Developed by Easy Day Studios for PC, PS4, and Xbox One — and scheduled for some yet-to-be-determined later date for the Nintendo Switch — Skater XL has finally left early access and is hitting the streets. You can pick it up for a cool $39.99.

Although it’s still rough around the edges — and bereft of the wealth of mods available for the PC version — the console version of Skater XL (PS4 for me) mostly succeeds in delivering a solid, physics-based skateboarding simulator.

To be clear, the options are rather barebones right now, but what’s there offers a rich and rewarding experience with an impressive amount of personal customization.

Since this is a physics-based, the board actually responds to how well you maneuver on it. Instead of snapping into place after performing a canned kickflip, as was the case with EA’s Skate games, your tricks in Skater XL will be as sloppy or as polished as your ability to control your body (specifically your feet) and, by extension, your board.

Skater XL

So how are the controls?

Well, unlike Skate, which mapped tricks to the right stick and character controls to the left, Skater XL maps your character’s left foot to the left stick and the right foot to the right stick. You can use the trigger buttons to turn. This configuration basically simulates how you distribute your body weight to veer and pivot in real-life skateboarding.
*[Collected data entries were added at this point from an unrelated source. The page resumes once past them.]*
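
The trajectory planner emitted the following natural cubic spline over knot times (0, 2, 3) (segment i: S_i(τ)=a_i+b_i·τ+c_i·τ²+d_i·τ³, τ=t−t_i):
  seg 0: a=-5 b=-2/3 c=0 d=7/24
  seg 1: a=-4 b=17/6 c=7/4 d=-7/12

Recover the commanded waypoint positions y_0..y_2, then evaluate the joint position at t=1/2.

y_0=-5 y_1=-4 y_2=0
S(1/2) = -339/64

y_0 = S_0(0) = a_0 = -5
y_1 = S_1(0) = a_1 = -4
y_2 = S_1(1) = 0
t_q=1/2 is in segment 0 (τ=1/2); S_0(τ)=-339/64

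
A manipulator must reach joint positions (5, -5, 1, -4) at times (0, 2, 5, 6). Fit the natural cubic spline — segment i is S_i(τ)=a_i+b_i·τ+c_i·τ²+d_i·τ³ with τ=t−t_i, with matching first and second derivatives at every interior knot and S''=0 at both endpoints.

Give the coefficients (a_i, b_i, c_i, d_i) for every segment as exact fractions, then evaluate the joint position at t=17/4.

  seg 0: a=5 b=-509/71 c=0 d=77/142
  seg 1: a=-5 b=-47/71 c=231/71 d=-56/71
  seg 2: a=1 b=-173/71 c=-273/71 d=91/71
S(17/4) = 1133/1136

Δ: Δ0=-5, Δ1=2, Δ2=-5
row 1: diag=10, rhs=42; c'=3/10, d'=21/5
row 2: denom=8−3·3/10=71/10; d'=(-42−3·21/5)/(71/10)=-546/71
back: M2=-546/71
back: M1=21/5−3/10·-546/71=462/71
M: M0=0, M1=462/71, M2=-546/71, M3=0
seg 0: a=5, c=M0/2=0, d=(M1−M0)/(6·2)=77/142, b=Δ0−h0·(2M0+M1)/6=-509/71
seg 1: a=-5, c=M1/2=231/71, d=(M2−M1)/(6·3)=-56/71, b=Δ1−h1·(2M1+M2)/6=-47/71
seg 2: a=1, c=M2/2=-273/71, d=(M3−M2)/(6·1)=91/71, b=Δ2−h2·(2M2+M3)/6=-173/71
t_q=17/4 → seg 1, τ=9/4; S=-5+-47/71·τ+231/71·τ²+-56/71·τ³=1133/1136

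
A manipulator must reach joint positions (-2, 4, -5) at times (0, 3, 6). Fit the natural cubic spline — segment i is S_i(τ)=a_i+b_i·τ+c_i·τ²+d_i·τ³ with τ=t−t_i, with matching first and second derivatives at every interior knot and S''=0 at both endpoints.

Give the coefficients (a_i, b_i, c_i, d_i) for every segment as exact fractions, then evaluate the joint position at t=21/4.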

It’s a little tough to accurately explain in text, but once you get your hands on the controller, it makes sense — even though it does take a little while to get used to, and a “whole lotta while” to master.
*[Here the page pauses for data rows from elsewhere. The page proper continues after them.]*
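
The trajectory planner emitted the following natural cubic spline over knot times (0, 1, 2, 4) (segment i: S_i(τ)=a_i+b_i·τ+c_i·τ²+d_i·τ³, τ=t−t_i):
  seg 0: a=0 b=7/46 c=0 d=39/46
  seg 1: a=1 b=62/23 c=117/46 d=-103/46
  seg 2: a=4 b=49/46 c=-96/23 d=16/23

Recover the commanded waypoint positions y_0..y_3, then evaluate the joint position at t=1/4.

y_0 = S_0(0) = a_0 = 0
y_1 = S_1(0) = a_1 = 1
y_2 = S_2(0) = a_2 = 4
y_3 = S_2(2) = -5
t_q=1/4 is in segment 0 (τ=1/4); S_0(τ)=151/2944

y_0=0 y_1=1 y_2=4 y_3=-5
S(1/4) = 151/2944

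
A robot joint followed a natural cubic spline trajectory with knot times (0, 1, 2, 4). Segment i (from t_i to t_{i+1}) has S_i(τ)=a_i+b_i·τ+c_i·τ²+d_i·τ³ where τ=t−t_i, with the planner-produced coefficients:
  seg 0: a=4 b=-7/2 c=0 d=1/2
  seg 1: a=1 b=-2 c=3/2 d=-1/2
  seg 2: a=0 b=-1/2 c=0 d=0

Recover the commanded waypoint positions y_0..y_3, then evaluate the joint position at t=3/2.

y_0 = S_0(0) = a_0 = 4
y_1 = S_1(0) = a_1 = 1
y_2 = S_2(0) = a_2 = 0
y_3 = S_2(2) = -1
t_q=3/2 is in segment 1 (τ=1/2); S_1(τ)=5/16

y_0=4 y_1=1 y_2=0 y_3=-1
S(3/2) = 5/16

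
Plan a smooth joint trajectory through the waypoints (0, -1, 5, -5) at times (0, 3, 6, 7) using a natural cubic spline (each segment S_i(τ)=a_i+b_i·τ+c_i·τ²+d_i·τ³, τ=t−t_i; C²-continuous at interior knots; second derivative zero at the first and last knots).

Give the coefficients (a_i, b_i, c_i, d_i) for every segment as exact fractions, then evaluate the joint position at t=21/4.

  seg 0: a=0 b=-193/87 c=0 d=164/783
  seg 1: a=-1 b=299/87 c=164/87 d=-617/783
  seg 2: a=5 b=-568/87 c=-151/29 d=151/87
S(21/4) = 13549/1856

Δ: Δ0=-1/3, Δ1=2, Δ2=-10
row 1: diag=12, rhs=14; c'=1/4, d'=7/6
row 2: denom=8−3·1/4=29/4; d'=(-72−3·7/6)/(29/4)=-302/29
back: M2=-302/29
back: M1=7/6−1/4·-302/29=328/87
M: M0=0, M1=328/87, M2=-302/29, M3=0
seg 0: a=0, c=M0/2=0, d=(M1−M0)/(6·3)=164/783, b=Δ0−h0·(2M0+M1)/6=-193/87
seg 1: a=-1, c=M1/2=164/87, d=(M2−M1)/(6·3)=-617/783, b=Δ1−h1·(2M1+M2)/6=299/87
seg 2: a=5, c=M2/2=-151/29, d=(M3−M2)/(6·1)=151/87, b=Δ2−h2·(2M2+M3)/6=-568/87
t_q=21/4 → seg 1, τ=9/4; S=-1+299/87·τ+164/87·τ²+-617/783·τ³=13549/1856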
Which brings us to the biggest issue with Skater XL. Whereas the Skate series was more of a casual sim with some added depth for advanced or skilled players, I don’t think folks who cut their teeth on more arcadey games like Tony Hawk’s Pro Skater will be drawn into Skater XL.

Especially since it doesn’t offer a campaign, cutscenes, or a cast of colorful characters. In case you missed, just I said there are no story cutscenes. There are some trick challenges if you’re into those, but they don’t really do much other than familiarize you with the basics and help you understand how to do certain tricks.

Skater XL - Tricks

But it really all comes down to mastering the controls, spotting good sessions areas, and possessing a shit-ton of patience. Some of that has to do with the inherent difficulty that comes with skating in real life, which Skater XL emulates with a reasonably amount of success (as much as a video game can, I guess). It is a tough nut to crack. But some of this also comes down to the level of polish in this game, which fluctuates between serviceable and rudimentary.

Take the character creator for example. The customization options you’re given are less than stellar. There doesn’t even appear to be an option to give your character a buzz cut. Yet if you give your character a hat to wear — regardless of their hairdo — they get a default buzz cut in the parts of the head visible under the hat. Would it be too much to ask to just have the under-the-hat look be also included as a hatless option?

I’ve also seen better character models in DayZ, which isn’t saying much.

Skater XL - Filmer Trophy

In addition, although there are five decent-sized maps to skate around in, they are completely bereft of any other living entity. This isn’t a huge deal considering this isn’t an RPG, but it is noticeable and feels odd not seeing another NPC skater shredding it up in the background, or NPCs walking around — or even moving cars, as was the case in Skate. Skater XL often makes you feel like you’re skating in the aftermath of the Rapture.

At least there is a decent, laid-back soundtrack to keep your mind off the surreal lack of other humans so you can find your pavement-shredding flow.

Despite all the issues I’ve mentioned, however, the game’s flaws rarely impact the one thing we all came here for: a skateboarding simulator that lets us spare our real-life bodies and insurance premiums while making dope skate videos.

Skater XL - Filmer Trophy

And in that department, Skater XL definitely delivers. It might not be for casuals, and it definitely isn’t for anyone looking to rack up a million-point combo. But if you enjoy spending time trying to perfect a difficult trick, or practicing a specific line over and over until you finally nail it, this game certainly has the goods.